Diz um provérbio árabe – a humanidade se parece mais com sua época do que com seus pais

Ao pensar em alguns trabalhos de Inara Vidal me deparei com a seguinte pergunta: é possível tocar uma imagem? Como transmutar a sua indiferença física de representação em algo palpável, saído do espelho não mais como sombra ou reflexo de seu referente, mas sim tomando para si o efêmero da própria existência. Como tocar uma imagem que deixa de existir no plano da sua virtualidade eternamente copiável e passa a coexistir entre os sentidos dos nossos dedos como realidade? Talvez já tenhamos esse contato há algum tempo quem sabe desde sempre e só faltassem os meios para registrar esses momentos: não é raro passarmos por fotos que fazem retratos de pessoas interagindo com a frieza do bronze das estátuas urbanas. Na imagem que registra essa interação quanto mais perfeita e natural a interação, quanto mais viva e imersa na realidade de uma cena, mais o absurdo desse toque se revela.

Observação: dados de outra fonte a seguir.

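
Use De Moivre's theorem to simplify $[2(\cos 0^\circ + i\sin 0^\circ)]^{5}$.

By De Moivre: z^n = r^n(cos(nθ) + i sin(nθ))
= 2^5(cos(5*0°) + i sin(5*0°))
= 32(cos 0° + i sin 0°)
= 32


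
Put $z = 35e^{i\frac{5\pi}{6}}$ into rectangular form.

a = r cos θ = 35 * -sqrt(3)/2 = -35*sqrt(3)/2
b = r sin θ = 35 * 1/2 = 35/2
z = -35*sqrt(3)/2 + (35/2)i


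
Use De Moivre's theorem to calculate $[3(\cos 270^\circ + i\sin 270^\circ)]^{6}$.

By De Moivre: z^n = r^n(cos(nθ) + i sin(nθ))
= 3^6(cos(6*270°) + i sin(6*270°))
= 729(cos 180° + i sin 180°)
= -729


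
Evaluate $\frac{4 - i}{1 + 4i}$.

Multiply numerator and denominator by conjugate (1 - 4i):
= (4 - i)(1 - 4i) / (1^2 + 4^2)
= (-17i) / 17
= -i


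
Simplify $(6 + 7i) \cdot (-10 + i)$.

(a1*a2 - b1*b2) + (a1*b2 + b1*a2)i
= (-60 - 7) + (6 + (-70))i
= -67 - 64i


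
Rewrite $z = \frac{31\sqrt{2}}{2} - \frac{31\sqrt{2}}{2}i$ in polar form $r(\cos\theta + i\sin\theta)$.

r = |z| = sqrt(a^2 + b^2) = sqrt((31*sqrt(2)/2)^2 + (-31*sqrt(2)/2)^2) = sqrt(961/2 + 961/2) = sqrt(961) = 31
θ = arctan(b/a) = arctan(-21.9203/21.9203) (quadrant-adjusted) = 315°
z = 31(cos 315° + i sin 315°)


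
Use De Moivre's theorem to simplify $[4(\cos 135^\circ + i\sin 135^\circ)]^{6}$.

By De Moivre: z^n = r^n(cos(nθ) + i sin(nθ))
= 4^6(cos(6*135°) + i sin(6*135°))
= 4096(cos 90° + i sin 90°)
= 4096i


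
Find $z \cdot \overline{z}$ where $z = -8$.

z * conjugate(z) = |z|^2 = a^2 + b^2
= (-8)^2 + 0^2 = 64


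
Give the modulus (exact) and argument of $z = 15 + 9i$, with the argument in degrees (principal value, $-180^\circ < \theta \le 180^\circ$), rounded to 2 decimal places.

|z| = sqrt(15^2 + 9^2) = sqrt(306)
arg(z) = arctan(b/a) = arctan(9/15) (quadrant-adjusted) = 30.96°


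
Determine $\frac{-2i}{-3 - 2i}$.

Multiply numerator and denominator by conjugate (-3 + 2i):
= (-2i)(-3 + 2i) / ((-3)^2 + (-2)^2)
= (4 + 6i) / 13
= 4/13 + (6/13)i


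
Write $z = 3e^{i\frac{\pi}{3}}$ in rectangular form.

a = r cos θ = 3 * 1/2 = 3/2
b = r sin θ = 3 * sqrt(3)/2 = 3*sqrt(3)/2
z = 3/2 + (3*sqrt(3)/2)i


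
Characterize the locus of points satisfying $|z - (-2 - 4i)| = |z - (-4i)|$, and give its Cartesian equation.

|z - z1| = |z - z2| means z is equidistant from z1 and z2,
i.e. the perpendicular bisector of the segment from (-2, -4) to (0, -4) (midpoint (-1, -4)).
With z = x + yi, square both sides:
(x - (-2))^2 + (y - (-4))^2 = (x - 0)^2 + (y - (-4))^2
The x^2 and y^2 terms cancel: 4x + 0y = 16 - 20 = -4
Simplify: x = -1
Locus: Perpendicular bisector of the segment from (-2, -4) to (0, -4): the line x = -1


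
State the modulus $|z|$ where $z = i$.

|z| = sqrt(a^2 + b^2) = sqrt(0^2 + 1^2) = sqrt(1) = 1


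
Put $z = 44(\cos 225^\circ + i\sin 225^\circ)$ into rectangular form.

a = r cos θ = 44 * -sqrt(2)/2 = -22*sqrt(2)
b = r sin θ = 44 * -sqrt(2)/2 = -22*sqrt(2)
z = -22*sqrt(2) - 22*sqrt(2)i


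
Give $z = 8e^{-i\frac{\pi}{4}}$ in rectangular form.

a = r cos θ = 8 * sqrt(2)/2 = 4*sqrt(2)
b = r sin θ = 8 * -sqrt(2)/2 = -4*sqrt(2)
z = 4*sqrt(2) - 4*sqrt(2)i


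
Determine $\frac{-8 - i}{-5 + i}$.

Multiply numerator and denominator by conjugate (-5 - i):
= (-8 - i)(-5 - i) / ((-5)^2 + 1^2)
= (39 + 13i) / 26
Divide through by 13: (3 + i) / 2
= 3/2 + (1/2)i


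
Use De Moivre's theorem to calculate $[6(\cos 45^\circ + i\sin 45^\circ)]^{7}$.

By De Moivre: z^n = r^n(cos(nθ) + i sin(nθ))
= 6^7(cos(7*45°) + i sin(7*45°))
= 279936(cos 315° + i sin 315°)
= 139968*sqrt(2) - 139968*sqrt(2)i


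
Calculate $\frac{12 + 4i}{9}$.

Divisor is real, so divide each part by 9:
= 4/3 + (4/9)i


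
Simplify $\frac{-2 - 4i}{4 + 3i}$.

Multiply numerator and denominator by conjugate (4 - 3i):
= (-2 - 4i)(4 - 3i) / (4^2 + 3^2)
= (-20 - 10i) / 25
Divide through by 5: (-4 - 2i) / 5
= -4/5 - (2/5)i


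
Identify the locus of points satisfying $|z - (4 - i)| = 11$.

|z - z0| = r describes a circle centered at z0 with radius r
Here z0 = 4 - i and r = 11
Locus: Circle centered at (4, -1) with radius 11


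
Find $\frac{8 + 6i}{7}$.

Divisor is real, so divide each part by 7:
= 8/7 + (6/7)i


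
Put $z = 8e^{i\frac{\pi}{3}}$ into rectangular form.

a = r cos θ = 8 * 1/2 = 4
b = r sin θ = 8 * sqrt(3)/2 = 4*sqrt(3)
z = 4 + 4*sqrt(3)i


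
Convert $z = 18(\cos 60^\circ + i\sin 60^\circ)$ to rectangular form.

a = r cos θ = 18 * 1/2 = 9
b = r sin θ = 18 * sqrt(3)/2 = 9*sqrt(3)
z = 9 + 9*sqrt(3)i


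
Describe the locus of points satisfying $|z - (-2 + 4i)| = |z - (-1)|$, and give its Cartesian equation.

|z - z1| = |z - z2| means z is equidistant from z1 and z2,
i.e. the perpendicular bisector of the segment from (-2, 4) to (-1, 0) (midpoint (-3/2, 2)).
With z = x + yi, square both sides:
(x - (-2))^2 + (y - 4)^2 = (x - (-1))^2 + (y - 0)^2
The x^2 and y^2 terms cancel: 2x + (-8)y = 1 - 20 = -19
Simplify: 2x - 8y = -19
Locus: Perpendicular bisector of the segment from (-2, 4) to (-1, 0): the line 2x - 8y = -19


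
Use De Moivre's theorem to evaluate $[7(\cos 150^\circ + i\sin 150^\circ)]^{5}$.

By De Moivre: z^n = r^n(cos(nθ) + i sin(nθ))
= 7^5(cos(5*150°) + i sin(5*150°))
= 16807(cos 30° + i sin 30°)
= 16807*sqrt(3)/2 + (16807/2)i


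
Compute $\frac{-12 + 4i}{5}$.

Divisor is real, so divide each part by 5:
= -12/5 + (4/5)i


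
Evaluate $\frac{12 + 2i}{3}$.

Divisor is real, so divide each part by 3:
= 4 + (2/3)i


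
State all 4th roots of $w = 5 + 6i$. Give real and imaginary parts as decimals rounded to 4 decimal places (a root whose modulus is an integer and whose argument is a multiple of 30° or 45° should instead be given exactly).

|w| = sqrt(61) ≈ 7.810250, arg(w) ≈ 50.194429°
Root modulus = sqrt(61)^(1/4) ≈ 1.671730
Root arguments: θ_k = (arg(w) + 360°k)/4 for k = 0, 1, ..., 3
Compute each root as (root modulus)(cos θ_k + i sin θ_k) using full-precision intermediates, then round to 4 decimal places.
Roots: 1.6318 + 0.3632i, -0.3632 + 1.6318i, -1.6318 - 0.3632i, 0.3632 - 1.6318i


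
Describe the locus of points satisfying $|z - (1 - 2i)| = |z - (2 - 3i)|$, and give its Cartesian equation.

|z - z1| = |z - z2| means z is equidistant from z1 and z2,
i.e. the perpendicular bisector of the segment from (1, -2) to (2, -3) (midpoint (3/2, -5/2)).
With z = x + yi, square both sides:
(x - 1)^2 + (y - (-2))^2 = (x - 2)^2 + (y - (-3))^2
The x^2 and y^2 terms cancel: 2x + (-2)y = 13 - 5 = 8
Simplify: x - y = 4
Locus: Perpendicular bisector of the segment from (1, -2) to (2, -3): the line x - y = 4


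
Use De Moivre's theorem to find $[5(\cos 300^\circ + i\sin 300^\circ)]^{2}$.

By De Moivre: z^n = r^n(cos(nθ) + i sin(nθ))
= 5^2(cos(2*300°) + i sin(2*300°))
= 25(cos 240° + i sin 240°)
= -25/2 - (25*sqrt(3)/2)i


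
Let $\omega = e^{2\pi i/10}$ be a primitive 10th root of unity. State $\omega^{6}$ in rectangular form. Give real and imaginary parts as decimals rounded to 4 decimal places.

ω^6 = e^(2πi·6/10) = e^(i·6π/5)
= cos(6π/5) + i sin(6π/5)
= -0.8090 - 0.5878i


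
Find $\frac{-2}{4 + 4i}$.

Multiply numerator and denominator by conjugate (4 - 4i):
= (-2)(4 - 4i) / (4^2 + 4^2)
= (-8 + 8i) / 32
Divide through by 8: (-1 + i) / 4
= -1/4 + (1/4)i


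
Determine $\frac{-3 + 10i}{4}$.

Divisor is real, so divide each part by 4:
= -3/4 + (5/2)i


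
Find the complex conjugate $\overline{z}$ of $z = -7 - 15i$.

If z = a + bi, then conjugate(z) = a - bi
conjugate(-7 - 15i) = -7 + 15i


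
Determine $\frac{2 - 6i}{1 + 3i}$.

Multiply numerator and denominator by conjugate (1 - 3i):
= (2 - 6i)(1 - 3i) / (1^2 + 3^2)
= (-16 - 12i) / 10
Divide through by 2: (-8 - 6i) / 5
= -8/5 - (6/5)i


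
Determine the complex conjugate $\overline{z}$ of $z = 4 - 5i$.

If z = a + bi, then conjugate(z) = a - bi
conjugate(4 - 5i) = 4 + 5i


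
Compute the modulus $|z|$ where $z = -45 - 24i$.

|z| = sqrt(a^2 + b^2) = sqrt((-45)^2 + (-24)^2) = sqrt(2601) = 51


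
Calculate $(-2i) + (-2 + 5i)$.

(0 + (-2)) + (-2 + 5)i = -2 + 3i


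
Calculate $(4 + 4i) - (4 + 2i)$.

(4 - 4) + (4 - 2)i = 2i


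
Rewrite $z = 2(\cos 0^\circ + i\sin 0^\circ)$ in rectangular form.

a = r cos θ = 2 * 1 = 2
b = r sin θ = 2 * 0 = 0
z = 2


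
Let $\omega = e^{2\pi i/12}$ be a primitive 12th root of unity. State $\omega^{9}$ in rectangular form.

ω^9 = e^(2πi·9/12) = e^(i·3π/2)
= cos(3π/2) + i sin(3π/2)
= -i


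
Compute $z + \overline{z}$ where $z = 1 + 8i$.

z + conjugate(z) = (a + bi) + (a - bi) = 2a
= 2 * 1 = 2


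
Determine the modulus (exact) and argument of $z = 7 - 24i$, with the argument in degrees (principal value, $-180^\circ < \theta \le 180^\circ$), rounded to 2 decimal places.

|z| = sqrt(7^2 + (-24)^2) = 25
arg(z) = arctan(b/a) = arctan(-24/7) (quadrant-adjusted) = -73.74°


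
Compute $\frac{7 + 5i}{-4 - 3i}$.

Multiply numerator and denominator by conjugate (-4 + 3i):
= (7 + 5i)(-4 + 3i) / ((-4)^2 + (-3)^2)
= (-43 + i) / 25
= -43/25 + (1/25)i


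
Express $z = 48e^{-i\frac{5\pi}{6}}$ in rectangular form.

a = r cos θ = 48 * -sqrt(3)/2 = -24*sqrt(3)
b = r sin θ = 48 * -1/2 = -24
z = -24*sqrt(3) - 24i


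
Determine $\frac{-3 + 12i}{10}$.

Divisor is real, so divide each part by 10:
= -3/10 + (6/5)i


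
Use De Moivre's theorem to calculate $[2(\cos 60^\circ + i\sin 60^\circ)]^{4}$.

By De Moivre: z^n = r^n(cos(nθ) + i sin(nθ))
= 2^4(cos(4*60°) + i sin(4*60°))
= 16(cos 240° + i sin 240°)
= -8 - 8*sqrt(3)i


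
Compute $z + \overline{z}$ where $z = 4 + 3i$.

z + conjugate(z) = (a + bi) + (a - bi) = 2a
= 2 * 4 = 8


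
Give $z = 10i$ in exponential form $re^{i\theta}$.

r = |z| = sqrt((0)^2 + (10)^2) = sqrt(0 + 100) = sqrt(100) = 10
a = 0 and b > 0, so z lies on the positive imaginary axis: θ = 90° = π/2
z = 10e^(i*π/2)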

Uma situação irônica que provoca gargalhadas em muitos, pois revela a insensatez calculada de tocar e se relacionar com uma imagem, no caso escultórica, através de outra imagem. Ao nos tornarmos imagem junto com outra imagem ganhamos a possibilidade de enganar os sentidos e assim produzir ironia. Essa consciência e esse desejo de tocar e se relacionar com imagens fisicamente corresponde a um momento tecnológico em que essa possibilidade se torna cada vez mais viável e mesmo corrente em nossa linguagem cotidiana. Essa situação me leva a uma segunda pergunta, relacionada à maneira em que esse toque ocorre. Estamos acostumados a sermos tocados pelas imagens, elas criam sentidos e nos tocam com diversas variantes, mas numa frequência que não está em nossos plenos domínios de expectador. Mas e quando nós tocamos uma imagem e fazemos dela pura e simplesmente o nosso próprio reflexo, como nela tocamos? Qual seria o limite desse espelho? Ou será que seu limite seria apenas o físico, tudo suportando?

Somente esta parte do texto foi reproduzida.